Chainalysis indique que, l’année dernière, les forces de l’ordre ont obtenu plusieurs victoires contre la traite des êtres humains, notamment en fermant une plateforme de pornographie infantile en Allemagne, où la blockchain a permis de suivre les paiements cryptographiques, d’identifier les adresses des payeurs et des opérateurs, puis de remonter jusqu’à leur identité réelle et leur localisation physique via les enregistrements KYC des échanges centralisés, permettant ainsi leur arrestation.
La différence dans les méthodes de paiement en cryptomonnaie montre que les émetteurs de stablecoins (principalement Tether et Circle) jouent un rôle clé dans la lutte contre la criminalité.
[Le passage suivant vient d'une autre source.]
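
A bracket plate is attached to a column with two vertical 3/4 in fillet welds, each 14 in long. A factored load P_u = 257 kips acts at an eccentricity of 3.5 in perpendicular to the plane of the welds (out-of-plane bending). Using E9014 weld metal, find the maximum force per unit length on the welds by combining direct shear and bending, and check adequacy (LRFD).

f_max ≈ 16.5 kip/in; adequate

E90XX → F_EXX = 90 ksi.
L_w = 2 × 14 = 28 in; section modulus (unit throat) S = 2 × L²/6 = 65.33 in².
Direct shear f_v = P/L_w = 257/28 = 9.179 kip/in.
Moment M = P × e = 257 × 3.5 = 899.5 kip·in; bending f_b = M/S = 13.77 kip/in.
f_max = √(f_v² + f_b²) = √(9.179² + 13.77²) = 16.55 kip/in.
φr_n = 0.75 × 0.6 × 90 × (0.707 × 0.75) = 21.48 kip/in → adequate.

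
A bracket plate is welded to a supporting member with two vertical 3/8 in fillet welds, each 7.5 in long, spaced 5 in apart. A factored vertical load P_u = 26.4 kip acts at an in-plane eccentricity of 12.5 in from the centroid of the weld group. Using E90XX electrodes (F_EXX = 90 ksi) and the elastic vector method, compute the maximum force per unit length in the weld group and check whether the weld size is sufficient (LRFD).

f_max ≈ 10.1 kip/in; adequate

Total weld length L_w = 15 in. Treat welds as unit-width lines.
Polar moment about centroid: J = 2[d³/12 + d(b/2)²] = 2[7.5³/12 + 7.5×2.5²] = 164.1 in³.
Direct shear f_v = P/L_w = 26.4 / 15 = 1.76 kip/in (vertical).
Torsion M = P·e = 26.4 × 12.5 = 330 kip·in.
Critical point at (x, y) = (2.5, 3.75) from centroid. f_tx = M·y/J = 7.543 kip/in; f_ty = M·x/J = 5.029 kip/in.
Resultant f_max = √[f_tx² + (f_v + f_ty)²] = √[7.543² + (1.76 + 5.029)²] = 10.15 kip/in.
Capacity per unit length: φr_n = 0.75 × 0.6 × 90 × (0.707 × 0.375) = 10.74 kip/in.
10.15 ≤ 10.74 → adequate.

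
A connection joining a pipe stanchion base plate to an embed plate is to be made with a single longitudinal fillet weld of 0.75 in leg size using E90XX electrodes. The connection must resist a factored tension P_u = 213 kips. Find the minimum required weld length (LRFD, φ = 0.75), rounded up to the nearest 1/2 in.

E90XX → F_EXX = 90 ksi.
Throat t_e = 0.707 × 0.75 = 0.5302 in.
φr_n = 0.75 × 0.6 × 90 × 0.5302 = 21.48 kips/in.
L_req = P_u / φr_n = 213 / 21.48 = 9.918 in total.
Round up → use L = 10 in.

L = 10 in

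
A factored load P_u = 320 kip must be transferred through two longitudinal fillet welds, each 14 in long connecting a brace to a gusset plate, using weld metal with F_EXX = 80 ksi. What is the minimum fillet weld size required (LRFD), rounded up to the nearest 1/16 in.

Total weld length L = 28 in.
Required throat t_e = P_u / (φ × 0.6 F_EXX × L) = 320 / (0.75 × 0.6 × 80 × 28) = 0.3175 in.
Required leg w = t_e / 0.707 = 0.449 in → use 1/2 in.

w = 1/2 in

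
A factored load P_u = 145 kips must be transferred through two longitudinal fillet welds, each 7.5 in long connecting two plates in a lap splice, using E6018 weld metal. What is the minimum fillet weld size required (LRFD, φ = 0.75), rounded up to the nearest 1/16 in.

E60XX → F_EXX = 60 ksi.
Total weld length L = 15 in.
Required throat t_e = P_u / (φ × 0.6 F_EXX × L) = 145 / (0.75 × 0.6 × 60 × 15) = 0.358 in.
Required leg w = t_e / 0.707 = 0.5064 in → use 9/16 in.

w = 9/16 in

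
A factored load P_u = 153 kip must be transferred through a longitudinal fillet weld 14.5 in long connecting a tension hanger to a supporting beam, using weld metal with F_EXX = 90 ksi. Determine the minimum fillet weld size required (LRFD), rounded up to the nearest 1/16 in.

w = 3/8 in

Total weld length L = 14.5 in.
Required throat t_e = P_u / (φ × 0.6 F_EXX × L) = 153 / (0.75 × 0.6 × 90 × 14.5) = 0.2605 in.
Required leg w = t_e / 0.707 = 0.3685 in → use 3/8 in.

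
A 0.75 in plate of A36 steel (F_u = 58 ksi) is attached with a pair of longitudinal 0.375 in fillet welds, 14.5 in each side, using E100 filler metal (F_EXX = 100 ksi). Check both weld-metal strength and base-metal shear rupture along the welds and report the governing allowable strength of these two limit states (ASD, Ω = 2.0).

t_e = 0.707 × 0.375 = 0.2651 in; L = 29 in.
Weld metal: R_n/Ω = (1/2.0) × 0.6 × 100 × 0.2651 × 29 = 230.7 kip.
Base metal (shear rupture): R_n/Ω = (1/2.0) × 0.6 × 58 × 0.75 × 29 = 378.4 kip.
Governing: weld metal.

R_n/Ω ≈ 231 kip (weld metal governs)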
Étant donné que presque tous les paiements pour la traite et la prostitution utilisent des stablecoins, si Tether et Circle pouvaient surveiller et geler activement les adresses liées à la traite, cela pourrait considérablement réduire ces activités criminelles.
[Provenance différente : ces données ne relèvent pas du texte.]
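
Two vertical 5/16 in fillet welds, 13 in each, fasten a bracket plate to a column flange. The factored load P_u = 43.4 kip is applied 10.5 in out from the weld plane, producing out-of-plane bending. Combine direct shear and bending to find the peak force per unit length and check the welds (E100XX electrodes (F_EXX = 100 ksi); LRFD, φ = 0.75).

L_w = 2 × 13 = 26 in; section modulus (unit throat) S = 2 × L²/6 = 56.33 in².
Direct shear f_v = P/L_w = 43.4/26 = 1.669 kip/in.
Moment M = P × e = 43.4 × 10.5 = 455.7 kip·in; bending f_b = M/S = 8.089 kip/in.
f_max = √(f_v² + f_b²) = √(1.669² + 8.089²) = 8.26 kip/in.
φr_n = 0.75 × 0.6 × 100 × (0.707 × 0.3125) = 9.942 kip/in → adequate.

f_max ≈ 8.26 kip/in; adequate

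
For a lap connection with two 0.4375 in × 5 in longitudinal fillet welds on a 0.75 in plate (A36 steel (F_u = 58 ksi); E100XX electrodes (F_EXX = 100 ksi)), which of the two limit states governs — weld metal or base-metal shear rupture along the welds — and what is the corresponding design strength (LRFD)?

φR_n ≈ 139 kips (weld metal governs)

t_e = 0.707 × 0.4375 = 0.3093 in; L = 10 in.
Weld metal: φR_n = 0.75 × 0.6 × 100 × 0.3093 × 10 = 139.2 kips.
Base metal (shear rupture): φR_n = 0.75 × 0.6 × 58 × 0.75 × 10 = 195.8 kips.
Governing: weld metal.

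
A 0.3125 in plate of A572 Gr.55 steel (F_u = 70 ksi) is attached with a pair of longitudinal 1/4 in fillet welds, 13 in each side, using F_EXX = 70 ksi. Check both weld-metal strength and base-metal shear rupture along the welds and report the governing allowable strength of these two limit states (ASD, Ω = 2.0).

t_e = 0.707 × 0.25 = 0.1767 in; L = 26 in.
Weld metal: R_n/Ω = (1/2.0) × 0.6 × 70 × 0.1767 × 26 = 96.51 kips.
Base metal (shear rupture): R_n/Ω = (1/2.0) × 0.6 × 70 × 0.3125 × 26 = 170.6 kips.
Governing: weld metal.

R_n/Ω ≈ 96.5 kips (weld metal governs)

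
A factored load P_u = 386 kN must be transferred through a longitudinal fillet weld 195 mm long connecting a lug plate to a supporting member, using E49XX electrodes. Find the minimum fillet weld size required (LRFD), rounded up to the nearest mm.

E49XX → F_EXX = 490 MPa.
Total weld length L = 195 mm.
Required throat t_e = P_u / (φ × 0.6 F_EXX × L) = 386 / (0.75 × 0.6 × 490 × 195 × 10⁻³) = 8.977 mm.
Required leg w = t_e / 0.707 = 12.7 mm → use 13 mm.

w = 13 mm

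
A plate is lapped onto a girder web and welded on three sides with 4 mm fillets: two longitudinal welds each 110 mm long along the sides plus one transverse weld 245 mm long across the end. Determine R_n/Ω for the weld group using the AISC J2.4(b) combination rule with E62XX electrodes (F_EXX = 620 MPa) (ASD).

t_e = 0.707 × 4 = 2.828 mm.
R_nwl = 0.6 × 620 × 2.828 × 220 × 10⁻³ = 231.4 kN (longitudinal, 2 welds).
R_nwt = 0.6 × 620 × 2.828 × 245 × 10⁻³ = 257.7 kN (transverse, base value).
(i) R_nwl + R_nwt = 489.2 kN; (ii) 0.85 R_nwl + 1.5 R_nwt = 583.3 kN.
R_n = max = 583.3 kN [governs: (ii)]; R_n/Ω = 291.7 kN.

R_n/Ω ≈ 292 kN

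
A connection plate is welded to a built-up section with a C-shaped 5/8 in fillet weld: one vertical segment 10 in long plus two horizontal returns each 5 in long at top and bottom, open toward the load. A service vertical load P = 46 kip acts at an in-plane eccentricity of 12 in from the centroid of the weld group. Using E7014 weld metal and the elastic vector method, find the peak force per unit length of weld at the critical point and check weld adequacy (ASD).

f_max ≈ 10.5 kip/in; NOT adequate

E70XX → F_EXX = 70 ksi.
Total weld length L_w = 20 in. Treat welds as unit-width lines.
Centroid: x̄ = 2×5×2.5 / 20 = 1.25 in from the vertical weld.
Polar moment about centroid: J = I_x + I_y = [10³/12 + 2×5×5²] + [10×1.25² + 2(5³/12 + 5×1.25²)] = 385.4 in³.
Direct shear f_v = P/L_w = 46 / 20 = 2.3 kip/in (vertical).
Torsion M = P·e = 46 × 12 = 552 kip·in.
Critical point at (x, y) = (3.75, 5) from centroid. f_tx = M·y/J = 7.161 kip/in; f_ty = M·x/J = 5.371 kip/in.
Resultant f_max = √[f_tx² + (f_v + f_ty)²] = √[7.161² + (2.3 + 5.371)²] = 10.49 kip/in.
Capacity per unit length: r_n/Ω = (1/2.0) × 0.6 × 70 × (0.707 × 0.625) = 9.279 kip/in.
10.49 > 9.279 → NOT adequate.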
Tether et Circle disposent des capacités techniques pour geler des adresses spécifiques. Lorsqu’une preuve est fournie aux émetteurs que telle adresse est impliquée dans une activité criminelle, ils peuvent ajouter cette adresse à une liste noire, empêchant la détention ou l’échange des USDT ou USDC associés. Des précédents existent : Tether a déjà gelé des centaines de millions de dollars de fonds volés ou liés à des sanctions.
Cependant, ce pouvoir soulève aussi des controverses. Certains critiquent le fait que ces entités centralisées détiennent le pouvoir de geler des actifs, ce qui va à l’encontre de l’esprit décentralisé et anti-censure de la cryptomonnaie. Si ces émetteurs abusent de ce pouvoir (par exemple sous pression politique pour geler des comptes d’opposants), cela pourrait avoir des conséquences graves. La question du « sécurité versus liberté » est particulièrement sensible dans le contexte de la lutte contre la traite, où la majorité privilégie la sécurité en gelant les actifs criminels. Mais où tracer la limite ? C’est un débat permanent.
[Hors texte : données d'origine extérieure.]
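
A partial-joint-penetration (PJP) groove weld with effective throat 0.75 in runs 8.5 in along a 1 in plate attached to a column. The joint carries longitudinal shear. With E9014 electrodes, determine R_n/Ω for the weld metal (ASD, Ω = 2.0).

R_n/Ω ≈ 172 kips

E90XX → F_EXX = 90 ksi.
Effective throat (given) t_e = 0.75 in.
A_we = 0.75 × 8.5 = 6.375 in².
F_nw = 0.6 F_EXX = 54 ksi.
R_n/Ω = (54 × 6.375) / 2.0 = 172.1 kips.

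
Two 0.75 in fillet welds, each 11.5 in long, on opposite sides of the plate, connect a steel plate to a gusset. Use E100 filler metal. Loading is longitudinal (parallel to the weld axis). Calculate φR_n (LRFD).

φR_n ≈ 549 kips

E100XX → F_EXX = 100 ksi.
Effective throat t_e = 0.707 × 0.75 = 0.5302 in.
Total length L = 23 in; A_we = 0.5302 × 23 = 12.2 in².
F_nw = 0.6 F_EXX = 0.6 × 100 = 60 ksi.
φR_n = 0.75 × 60 × 12.2 = 548.8 kips.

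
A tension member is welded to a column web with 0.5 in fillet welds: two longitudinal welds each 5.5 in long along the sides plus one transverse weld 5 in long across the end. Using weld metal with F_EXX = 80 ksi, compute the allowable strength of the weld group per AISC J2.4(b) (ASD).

R_n/Ω ≈ 143 kip

t_e = 0.707 × 0.5 = 0.3535 in.
R_nwl = 0.6 × 80 × 0.3535 × 11 = 186.6 kip (longitudinal, 2 welds).
R_nwt = 0.6 × 80 × 0.3535 × 5 = 84.84 kip (transverse, base value).
(i) R_nwl + R_nwt = 271.5 kip; (ii) 0.85 R_nwl + 1.5 R_nwt = 285.9 kip.
R_n = max = 285.9 kip [governs: (ii)]; R_n/Ω = 143 kip.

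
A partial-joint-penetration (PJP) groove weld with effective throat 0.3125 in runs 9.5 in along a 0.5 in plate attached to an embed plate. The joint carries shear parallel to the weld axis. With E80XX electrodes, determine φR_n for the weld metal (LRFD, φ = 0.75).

E80XX → F_EXX = 80 ksi.
Effective throat (given) t_e = 0.3125 in.
A_we = 0.3125 × 9.5 = 2.969 in².
F_nw = 0.6 F_EXX = 48 ksi.
φR_n = 0.75 × 48 × 2.969 = 106.9 kip.

φR_n ≈ 107 kip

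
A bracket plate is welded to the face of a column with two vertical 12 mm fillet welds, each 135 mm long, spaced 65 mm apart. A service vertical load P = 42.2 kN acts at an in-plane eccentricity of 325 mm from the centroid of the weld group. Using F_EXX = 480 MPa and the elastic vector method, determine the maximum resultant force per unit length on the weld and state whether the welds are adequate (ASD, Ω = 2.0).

f_max ≈ 1550 N/mm; NOT adequate

Total weld length L_w = 270 mm. Treat welds as unit-width lines.
Polar moment about centroid: J = 2[d³/12 + d(b/2)²] = 2[135³/12 + 135×32.5²] = 695200 mm³.
Direct shear f_v = P/L_w = 42.2×10³ / 270 = 156.3 N/mm (vertical).
Torsion M = P·e = 42.2×10³ × 325 = 13715000 N·mm.
Critical point at (x, y) = (32.5, 67.5) from centroid. f_tx = M·y/J = 1332 N/mm; f_ty = M·x/J = 641.1 N/mm.
Resultant f_max = √[f_tx² + (f_v + f_ty)²] = √[1332² + (156.3 + 641.1)²] = 1552 N/mm.
Capacity per unit length: r_n/Ω = (1/2.0) × 0.6 × 480 × (0.707 × 12) = 1222 N/mm.
1552 > 1222 → NOT adequate.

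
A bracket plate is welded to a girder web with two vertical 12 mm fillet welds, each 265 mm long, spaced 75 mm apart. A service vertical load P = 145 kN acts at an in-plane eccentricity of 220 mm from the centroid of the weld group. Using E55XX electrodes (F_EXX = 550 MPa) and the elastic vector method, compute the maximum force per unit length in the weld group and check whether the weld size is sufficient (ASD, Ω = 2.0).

f_max ≈ 1240 N/mm; adequate

Total weld length L_w = 530 mm. Treat welds as unit-width lines.
Polar moment about centroid: J = 2[d³/12 + d(b/2)²] = 2[265³/12 + 265×37.5²] = 3847000 mm³.
Direct shear f_v = P/L_w = 145×10³ / 530 = 273.6 N/mm (vertical).
Torsion M = P·e = 145×10³ × 220 = 31900000 N·mm.
Critical point at (x, y) = (37.5, 132.5) from centroid. f_tx = M·y/J = 1099 N/mm; f_ty = M·x/J = 311 N/mm.
Resultant f_max = √[f_tx² + (f_v + f_ty)²] = √[1099² + (273.6 + 311)²] = 1245 N/mm.
Capacity per unit length: r_n/Ω = (1/2.0) × 0.6 × 550 × (0.707 × 12) = 1400 N/mm.
1245 ≤ 1400 → adequate.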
Pour l’industrie crypto, le rapport de Chainalysis est une épée à double tranchant. D’un côté, il fournit des preuves que la cryptomonnaie peut favoriser la criminalité, ce qui pourrait alimenter une réglementation plus stricte ou des interdictions. De l’autre, il montre aussi la valeur de l’analyse blockchain dans la lutte contre la criminalité, prouvant que la cryptomonnaie n’est pas « introuvable » ou totalement anonyme, et que sa transparence pourrait même la rendre plus facile à réguler que l’argent liquide.
Pour équilibrer ces enjeux, l’industrie doit coopérer activement avec les autorités pour combattre la criminalité tout en protégeant la vie privée des utilisateurs légitimes. Trouver cet équilibre entre « lutter contre la criminalité sans nuire aux honnêtes » est extrêmement difficile. Si cela n’est pas possible, la cryptomonnaie risque de subir un destin de « punition pour quelques criminels » avec des restrictions générales. La technologie de Chainalysis et la responsabilité des émetteurs de stablecoins seront essentielles pour atteindre cet équilibre.